We’ve been working hard as a community to limit the spread of COVID-19, but another serious health crisis has continued to worsen at the same time. Over the last few years, dozens of young people have lost their lives because of opioid overdoses. This year alone, KFL&A Public Health issued four different alerts warning people about toxic drugs circulating in our community that could lead to overdose or death. That’s why at our meeting next week I’ll be asking City Council to support a pilot project for a new technology that can quickly identify toxic substances mixed into a drug.

This innovative technology has been developed by Spectra Plasmonics, a startup company created by a group of students at Queen’s University. Their technology can detect toxic substances on the spot and provide lab quality results in ten minutes or less. This provides real-time information instead of sending substances to a lab for analysis and then waiting for results.
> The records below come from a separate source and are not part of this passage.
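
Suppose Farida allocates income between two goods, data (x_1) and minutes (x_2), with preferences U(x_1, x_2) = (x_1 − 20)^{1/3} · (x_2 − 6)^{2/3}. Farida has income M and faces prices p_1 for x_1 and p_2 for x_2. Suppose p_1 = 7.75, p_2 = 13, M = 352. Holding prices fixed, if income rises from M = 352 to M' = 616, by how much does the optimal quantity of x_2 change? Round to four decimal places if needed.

Discretionary income = 352 − 20·7.75 − 6·13 = 119; x_2* = 6 + 2/3·119/13 = 12.1026.
At M' = 616: x_2* = 25.641. Change: 25.641 − 12.1026 = 13.5385.

Δx_2* = 13.5385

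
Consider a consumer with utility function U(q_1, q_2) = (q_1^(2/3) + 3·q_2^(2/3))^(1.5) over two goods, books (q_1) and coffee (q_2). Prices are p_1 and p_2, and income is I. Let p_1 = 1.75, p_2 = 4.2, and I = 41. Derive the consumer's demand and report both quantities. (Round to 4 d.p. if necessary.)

Substitute q_2 = (q_2/q_1)·q_1 into the budget: q_1* = I/(p_1 + p_2·(q_2/q_1)).
Numerically q_2/q_1 = 1.953125, so q_1* = 41/(1.75 + 4.2·1.953125) = 4.1193 and q_2* = 1.953125·4.1193 = 8.0455.

q_1* = 4.1193, q_2* = 8.0455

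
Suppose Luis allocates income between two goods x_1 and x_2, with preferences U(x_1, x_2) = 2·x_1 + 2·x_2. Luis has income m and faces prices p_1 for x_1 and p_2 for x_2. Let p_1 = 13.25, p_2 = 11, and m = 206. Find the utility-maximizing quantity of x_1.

x_1* = 0

Linear utility — the consumer picks whichever good has higher MU/price: 2/13.25 = 0.1509 vs 2/11 = 0.1818.
x_2 gives more utility per dollar, so spend all income on x_2: x_2* = m/p_2, x_1* = 0.
Numerically: x_1* = 0, x_2* = 18.7273.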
Spectra is working in collaboration with Street Health who is running the Consumption Treatment Centre that is located inside the Integrated Care Hub. This is a safe space where people can consume substances, supervised by professionals who can intervene in the event of an overdose. Spectra’s state-of-the-art drug testing will give health care experts the data they need to save lives here in Kingston. In fact, my hope is that in the future this technology will be adopted in other communities, so that even more lives can be saved.